If only I had a doctor visiting me regularly I could try getting at him to pull a fast one over Helmuth, by ordering my removal to a local nursing home. But I haven’t. Apart from the injury to my spine, my health is excellent; so there has been no occasion since I arrived here to call the local sawbones in, and I don’t even know his name. The specialists in London declared that nothing further could be done for me, except to continue the massage, so Helmuth said it seemed a waste of time and money to drag some country G.P. up here to look at me once a week; and, little realising how glad I might be later to have someone like that on tap. I agreed.
Reconsidering the matter, I am inclined to wonder if the present arrangement, by which I am to be revetted by a specialist two or three times a year, really is enough; and if I ought not to have a local man keep a watching brief over my case. It looks as if the present set-up is another item in Helmuth’s plan to isolate me; anyway I am certain that he would not agree to any alteration of it now.

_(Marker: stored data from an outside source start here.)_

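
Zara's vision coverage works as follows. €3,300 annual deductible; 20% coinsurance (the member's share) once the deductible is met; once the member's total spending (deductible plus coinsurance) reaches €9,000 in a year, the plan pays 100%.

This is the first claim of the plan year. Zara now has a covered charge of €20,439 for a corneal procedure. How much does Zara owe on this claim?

The full €3,300 deductible is still open; €3,300 of this bill applies to it.
After the €3,300 deductible portion, €20,439 − €3,300 = €17,139 is subject to coinsurance.
20% of €17,139 = €3,427.80 falls to the member.
That puts the member's cost at €3,300 + €3,427.80 = €6,727.80 before any cap.
Total out-of-pocket so far would be €0 + €6,727.80 = €6,727.80, below the €9,000 cap — no reduction.

€6,727.80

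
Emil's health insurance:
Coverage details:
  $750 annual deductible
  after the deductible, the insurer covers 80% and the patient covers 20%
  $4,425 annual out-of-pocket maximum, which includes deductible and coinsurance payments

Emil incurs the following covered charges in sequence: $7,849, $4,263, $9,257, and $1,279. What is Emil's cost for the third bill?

$1,402.60

#1 ($7,849): deductible takes $750, $7,099 remains; 20% of $7,099 = $1,419.80. Patient owes $2,169.80 (running OOP $2,169.80).
#2 ($4,263): deductible already satisfied, so patient's share is 20% × $4,263 = $852.60. Patient pays $852.60; OOP now $3,022.40.
#3 ($9,257): 20% coinsurance on $9,257 = $1,851.40. That would push OOP to $4,873.80, over the $4,425 cap, so patient pays $4,425 − $3,022.40 = $1,402.60.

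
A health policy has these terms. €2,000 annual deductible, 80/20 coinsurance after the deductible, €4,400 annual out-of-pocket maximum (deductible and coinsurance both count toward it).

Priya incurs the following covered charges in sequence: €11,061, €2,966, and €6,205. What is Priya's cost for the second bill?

Claim 1 (€11,061): €2,000 finishes the deductible; €9,061 goes to coinsurance; patient's 20% is €1,812.20. Cost to patient: €3,812.20. OOP to date €3,812.20.
Claim 2 (€2,966): deductible already satisfied, so patient's share is 20% × €2,966 = €593.20. That would push OOP to €4,405.40, over the €4,400 cap, so patient pays €4,400 − €3,812.20 = €587.80.

€587.80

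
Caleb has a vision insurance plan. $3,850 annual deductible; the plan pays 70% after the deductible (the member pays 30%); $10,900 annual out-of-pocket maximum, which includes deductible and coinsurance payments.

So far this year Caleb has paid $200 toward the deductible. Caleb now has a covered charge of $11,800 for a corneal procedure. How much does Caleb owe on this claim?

$6,095

$200 of the $3,850 deductible is already met, leaving $3,650.
That leaves $11,800 − $3,650 = $8,150 for coinsurance.
Coinsurance: $8,150 × 30% = $2,445.
Member responsibility before any cap: $3,650 + $2,445 = $6,095.
Total out-of-pocket so far would be $200 + $6,095 = $6,295, below the $10,900 cap — no reduction.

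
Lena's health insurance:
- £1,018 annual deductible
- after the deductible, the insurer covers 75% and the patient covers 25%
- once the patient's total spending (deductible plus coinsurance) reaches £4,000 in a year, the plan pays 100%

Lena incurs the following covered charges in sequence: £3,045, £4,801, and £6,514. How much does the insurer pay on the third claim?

£5,239

Claim 1 — £3,045: £1,018 to deductible, leaving £2,027; patient's 25% is £506.75. Cost to patient: £1,524.75. OOP to date £1,524.75. Plan pays £3,045 − £1,524.75 = £1,520.25.
Claim 2 — £4,801: deductible met; 25% of £4,801 = £1,200.25. Patient pays £1,200.25; OOP now £2,725. Insurer: £4,801 − £1,200.25 = £3,600.75.
Claim 3 — £6,514: deductible met; 25% of £6,514 = £1,628.50. OOP would hit £4,353.50 > £4,000, so the cap limits the patient to £4,000 − £2,725 = £1,275. Insurer: £6,514 − £1,275 = £5,239.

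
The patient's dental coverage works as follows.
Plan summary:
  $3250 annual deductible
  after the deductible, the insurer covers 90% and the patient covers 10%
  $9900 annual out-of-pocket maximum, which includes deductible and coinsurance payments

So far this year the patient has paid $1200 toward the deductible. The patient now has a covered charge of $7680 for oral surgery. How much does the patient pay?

$2613

Deductible still to meet: $3250 − $1200 = $2050.
The remaining $5630 (= $7680 − $2050) moves to coinsurance.
Coinsurance: $5630 × 10% = $563.
That puts the patient's cost at $2050 + $563 = $2613 before any cap.
Year-to-date out-of-pocket becomes $1200 + $2613 = $3813, still under the $9900 maximum, so no cap applies.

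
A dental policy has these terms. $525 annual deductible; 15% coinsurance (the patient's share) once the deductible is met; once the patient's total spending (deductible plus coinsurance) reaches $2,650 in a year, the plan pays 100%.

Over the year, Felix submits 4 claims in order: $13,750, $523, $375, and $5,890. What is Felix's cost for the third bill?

#1 ($13,750): $525 to deductible, leaving $13,225; 15% of $13,225 = $1,983.75. Patient owes $2,508.75 (running OOP $2,508.75).
#2 ($523): deductible met; 15% of $523 = $78.45. Cost to patient: $78.45. OOP to date $2,587.20.
#3 ($375): deductible already satisfied, so patient's share is 15% × $375 = $56.25. Patient owes $56.25 (running OOP $2,643.45).

$56.25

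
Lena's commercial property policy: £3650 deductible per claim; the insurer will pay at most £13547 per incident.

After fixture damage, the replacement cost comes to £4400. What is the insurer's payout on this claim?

After the deductible, £4400 − £3650 = £750 remains.
That's under the £13547 cap, so the insurer reimburses the full £750.

£750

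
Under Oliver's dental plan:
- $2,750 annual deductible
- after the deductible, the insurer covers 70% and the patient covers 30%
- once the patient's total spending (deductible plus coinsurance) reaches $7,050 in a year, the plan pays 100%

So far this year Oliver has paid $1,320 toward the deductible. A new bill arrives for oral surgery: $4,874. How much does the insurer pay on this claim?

$2,410.80

Remaining deductible: $2,750 − $1,320 = $1,430.
That leaves $4,874 − $1,430 = $3,444 for coinsurance.
Coinsurance: $3,444 × 30% = $1,033.20.
Patient responsibility before any cap: $1,430 + $1,033.20 = $2,463.20.
Year-to-date out-of-pocket becomes $1,320 + $2,463.20 = $3,783.20, still under the $7,050 maximum, so no cap applies.
The insurer covers the remainder: $4,874 − $2,463.20 = $2,410.80.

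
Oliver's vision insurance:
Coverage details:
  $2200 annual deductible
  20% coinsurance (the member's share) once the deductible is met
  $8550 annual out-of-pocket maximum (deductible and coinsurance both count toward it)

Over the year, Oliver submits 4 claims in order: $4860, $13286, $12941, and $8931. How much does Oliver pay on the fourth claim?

Bill 1, $4860: $2200 to deductible, leaving $2660; coinsurance $2660 × 20% = $532. Member owes $2732 (running OOP $2732).
Bill 2, $13286: deductible met; 20% of $13286 = $2657.20. Member owes $2657.20 (running OOP $5389.20).
Bill 3, $12941: deductible already satisfied, so member's share is 20% × $12941 = $2588.20. Member owes $2588.20 (running OOP $7977.40).
Bill 4, $8931: deductible already satisfied, so member's share is 20% × $8931 = $1786.20. OOP would hit $9763.60 > $8550, so the cap limits the member to $8550 − $7977.40 = $572.60.

$572.60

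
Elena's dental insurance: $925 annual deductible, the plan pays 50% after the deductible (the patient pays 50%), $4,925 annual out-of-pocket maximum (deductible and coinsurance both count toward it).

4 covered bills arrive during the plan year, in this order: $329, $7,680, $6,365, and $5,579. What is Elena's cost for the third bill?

$458

Bill 1, $329: entire amount goes to the deductible. Patient owes $329 (running OOP $329).
Bill 2, $7,680: $596 to deductible, leaving $7,084; patient's 50% is $3,542. Patient owes $4,138 (running OOP $4,467).
Bill 3, $6,365: 50% coinsurance on $6,365 = $3,182.50. Adding that to $4,467 gives $7,649.50, past the $4,925 cap; patient pays only $4,925 − $4,467 = $458.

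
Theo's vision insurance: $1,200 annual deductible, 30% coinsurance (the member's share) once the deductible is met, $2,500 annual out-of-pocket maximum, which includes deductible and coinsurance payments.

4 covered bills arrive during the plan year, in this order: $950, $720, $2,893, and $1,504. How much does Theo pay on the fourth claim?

$291.10

Bill 1, $950: all of it applies to the deductible. Member pays $950; OOP now $950.
Bill 2, $720: $250 to deductible, leaving $470; member's 30% is $141. Member pays $391; OOP now $1,341.
Bill 3, $2,893: deductible met; 30% of $2,893 = $867.90. Member pays $867.90; OOP now $2,208.90.
Bill 4, $1,504: deductible already satisfied, so member's share is 30% × $1,504 = $451.20. That would push OOP to $2,660.10, over the $2,500 cap, so member pays $2,500 − $2,208.90 = $291.10.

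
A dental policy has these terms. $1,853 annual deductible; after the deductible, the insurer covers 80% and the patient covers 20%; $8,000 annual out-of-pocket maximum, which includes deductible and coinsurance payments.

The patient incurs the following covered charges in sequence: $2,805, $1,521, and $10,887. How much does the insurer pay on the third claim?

$8,709.60

#1 ($2,805): $1,853 to deductible, leaving $952; coinsurance $952 × 20% = $190.40. Cost to patient: $2,043.40. OOP to date $2,043.40. Plan pays $2,805 − $2,043.40 = $761.60.
#2 ($1,521): deductible already satisfied, so patient's share is 20% × $1,521 = $304.20. Patient pays $304.20; OOP now $2,347.60. Plan pays $1,521 − $304.20 = $1,216.80.
#3 ($10,887): 20% coinsurance on $10,887 = $2,177.40. Cost to patient: $2,177.40. OOP to date $4,525. Plan pays $10,887 − $2,177.40 = $8,709.60.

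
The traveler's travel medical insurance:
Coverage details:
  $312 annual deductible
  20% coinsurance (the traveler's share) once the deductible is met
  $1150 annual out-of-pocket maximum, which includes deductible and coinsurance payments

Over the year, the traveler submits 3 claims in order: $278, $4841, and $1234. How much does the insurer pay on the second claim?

Claim 1 — $278: fully absorbed by the deductible. Traveler pays $278; OOP now $278. Insurer: $278 − $278 = $0.
Claim 2 — $4841: $34 finishes the deductible; $4807 goes to coinsurance; 20% of $4807 = $961.40. Deductible plus coinsurance: $34 + $961.40 = $995.40. That would push OOP to $1273.40, over the $1150 cap, so traveler pays $1150 − $278 = $872. Plan pays $4841 − $872 = $3969.

$3969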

Of course I could say that I had ear-ache, or something, and insist that the local man be called in. But if I did Helmuth would make a point of being on hand in the role of ‘anxious Guardian’ during the doctor’s visit; so I would have no chance to talk to him in private and beg him to get me away from here.

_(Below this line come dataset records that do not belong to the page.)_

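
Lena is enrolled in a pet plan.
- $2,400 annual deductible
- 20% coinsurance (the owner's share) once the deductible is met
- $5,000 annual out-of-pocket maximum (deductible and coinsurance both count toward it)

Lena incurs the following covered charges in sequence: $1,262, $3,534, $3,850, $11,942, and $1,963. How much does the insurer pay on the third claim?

Claim 1 — $1,262: all of it applies to the deductible. Cost to owner: $1,262. OOP to date $1,262. Insurer: $1,262 − $1,262 = $0.
Claim 2 — $3,534: deductible takes $1,138, $2,396 remains; 20% of $2,396 = $479.20. Owner owes $1,617.20 (running OOP $2,879.20). Insurer: $3,534 − $1,617.20 = $1,916.80.
Claim 3 — $3,850: 20% coinsurance on $3,850 = $770. Cost to owner: $770. OOP to date $3,649.20. Plan pays $3,850 − $770 = $3,080.

$3,080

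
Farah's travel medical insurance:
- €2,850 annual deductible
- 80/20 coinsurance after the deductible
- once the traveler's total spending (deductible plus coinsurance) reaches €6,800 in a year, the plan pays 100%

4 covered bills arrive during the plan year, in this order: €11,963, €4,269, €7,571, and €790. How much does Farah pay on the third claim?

Bill 1, €11,963: deductible takes €2,850, €9,113 remains; 20% of €9,113 = €1,822.60. Cost to traveler: €4,672.60. OOP to date €4,672.60.
Bill 2, €4,269: deductible met; 20% of €4,269 = €853.80. Traveler owes €853.80 (running OOP €5,526.40).
Bill 3, €7,571: deductible already satisfied, so traveler's share is 20% × €7,571 = €1,514.20. OOP would hit €7,040.60 > €6,800, so the cap limits the traveler to €6,800 − €5,526.40 = €1,273.60.

€1,273.60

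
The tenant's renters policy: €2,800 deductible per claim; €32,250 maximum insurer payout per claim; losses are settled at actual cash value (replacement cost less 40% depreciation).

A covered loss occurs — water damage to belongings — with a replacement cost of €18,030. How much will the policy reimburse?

Actual cash value after 40% depreciation: €18,030 × 60% = €10,818.
Subtract the deductible: €10,818 − €2,800 = €8,018.
That's under the €32,250 cap, so the insurer reimburses the full €8,018.

€8,018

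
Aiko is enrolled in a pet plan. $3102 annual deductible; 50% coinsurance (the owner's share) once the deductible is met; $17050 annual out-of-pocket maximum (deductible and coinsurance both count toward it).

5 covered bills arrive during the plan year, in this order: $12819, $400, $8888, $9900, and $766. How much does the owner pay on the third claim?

#1 ($12819): $3102 finishes the deductible; $9717 goes to coinsurance; coinsurance $9717 × 50% = $4858.50. Owner owes $7960.50 (running OOP $7960.50).
#2 ($400): 50% coinsurance on $400 = $200. Cost to owner: $200. OOP to date $8160.50.
#3 ($8888): deductible met; 50% of $8888 = $4444. Owner owes $4444 (running OOP $12604.50).

$4444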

It now seems all too damnably clear that I cannot hope to bring any influence to bear on Helmuth from outside which will force him to accept my removal; so the only remaining possibility is to take the law into my own hands and get away one night without his knowledge.

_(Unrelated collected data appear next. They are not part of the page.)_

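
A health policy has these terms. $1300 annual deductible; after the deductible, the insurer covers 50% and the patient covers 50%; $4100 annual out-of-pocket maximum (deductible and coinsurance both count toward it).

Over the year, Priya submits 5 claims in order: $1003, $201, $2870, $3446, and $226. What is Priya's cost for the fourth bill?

$1413

Claim 1 — $1003: fully absorbed by the deductible. Patient owes $1003 (running OOP $1003).
Claim 2 — $201: fully absorbed by the deductible. Cost to patient: $201. OOP to date $1204.
Claim 3 — $2870: $96 finishes the deductible; $2774 goes to coinsurance; coinsurance $2774 × 50% = $1387. Cost to patient: $1483. OOP to date $2687.
Claim 4 — $3446: 50% coinsurance on $3446 = $1723. OOP would hit $4410 > $4100, so the cap limits the patient to $4100 − $2687 = $1413.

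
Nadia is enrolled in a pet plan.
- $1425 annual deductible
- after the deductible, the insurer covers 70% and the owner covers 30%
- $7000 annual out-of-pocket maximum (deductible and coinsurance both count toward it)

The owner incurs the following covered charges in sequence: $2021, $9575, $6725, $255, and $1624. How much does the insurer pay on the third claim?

#1 ($2021): $1425 finishes the deductible; $596 goes to coinsurance; owner's 30% is $178.80. Cost to owner: $1603.80. OOP to date $1603.80. Insurer: $2021 − $1603.80 = $417.20.
#2 ($9575): deductible met; 30% of $9575 = $2872.50. Cost to owner: $2872.50. OOP to date $4476.30. Insurer: $9575 − $2872.50 = $6702.50.
#3 ($6725): deductible met; 30% of $6725 = $2017.50. Cost to owner: $2017.50. OOP to date $6493.80. Insurer: $6725 − $2017.50 = $4707.50.

$4707.50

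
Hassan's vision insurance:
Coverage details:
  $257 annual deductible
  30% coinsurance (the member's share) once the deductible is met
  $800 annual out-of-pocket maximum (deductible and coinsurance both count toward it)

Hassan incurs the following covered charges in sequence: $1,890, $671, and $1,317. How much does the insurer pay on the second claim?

#1 ($1,890): deductible takes $257, $1,633 remains; coinsurance $1,633 × 30% = $489.90. Cost to member: $746.90. OOP to date $746.90. Insurer: $1,890 − $746.90 = $1,143.10.
#2 ($671): deductible already satisfied, so member's share is 30% × $671 = $201.30. Adding that to $746.90 gives $948.20, past the $800 cap; member pays only $800 − $746.90 = $53.10. Insurer: $671 − $53.10 = $617.90.

$617.90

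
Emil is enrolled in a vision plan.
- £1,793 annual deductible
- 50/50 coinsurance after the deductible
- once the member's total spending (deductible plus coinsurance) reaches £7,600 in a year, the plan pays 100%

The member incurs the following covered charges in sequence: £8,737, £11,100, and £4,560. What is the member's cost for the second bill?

Claim 1 (£8,737): £1,793 finishes the deductible; £6,944 goes to coinsurance; 50% of £6,944 = £3,472. Cost to member: £5,265. OOP to date £5,265.
Claim 2 (£11,100): deductible met; 50% of £11,100 = £5,550. That would push OOP to £10,815, over the £7,600 cap, so member pays £7,600 − £5,265 = £2,335.

£2,335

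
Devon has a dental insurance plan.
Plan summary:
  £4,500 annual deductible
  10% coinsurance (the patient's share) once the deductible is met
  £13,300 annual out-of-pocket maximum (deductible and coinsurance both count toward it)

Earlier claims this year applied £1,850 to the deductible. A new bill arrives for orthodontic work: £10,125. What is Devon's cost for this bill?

£3,397.50

Remaining deductible: £4,500 − £1,850 = £2,650.
The remaining £7,475 (= £10,125 − £2,650) moves to coinsurance.
10% of £7,475 = £747.50 falls to the patient.
Patient responsibility before any cap: £2,650 + £747.50 = £3,397.50.
Year-to-date out-of-pocket becomes £1,850 + £3,397.50 = £5,247.50, still under the £13,300 maximum, so no cap applies.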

But that is utterly impossible without assistance, and the devil of it is that there is no one here of whom I can make a confidant, or trust to help me. Both Deb and Taffy are obviously scared stiff of Helmuth, and I rarely see any of the other servants. Great-aunt Sarah’s establishment is run separately from ours and she has her own dining-room, so I have scarcely exchanged a word with that gawky old stick Miss Nettelfold, who acts as her housekeeper-companion. My few friends are all up to their necks in the war, so none of them are able to come all the way down here to Wales to see me; and I know nobody locally, so I never have any visitors. Even if I could get hold of one of the servants I am sure they would not dare to aid in my escape. They would be much too scared of Helmuth and the certainty that they would lose their jobs afterwards.
Of course, if I were in a position to make it really worth somebody’s while to get me into a car, or even wheel me down to the station in the small hours so that I could catch the early-morning train, that would put a very different light on my chances. If I had fifty pounds with which to tempt Taffy I’m pretty sure that I could get him to play. But Helmuth pays all my bills for me and, as he pointed out when we arranged about that soon after I arrived here, an invalid has no use for ready money; so I haven’t even fifty pence.
How absurdly ironical that is, seeing that I am one of the richest men in England. At least, I shall be if I am still alive and sane on the 20th of June next—when I reach the age of twenty-one.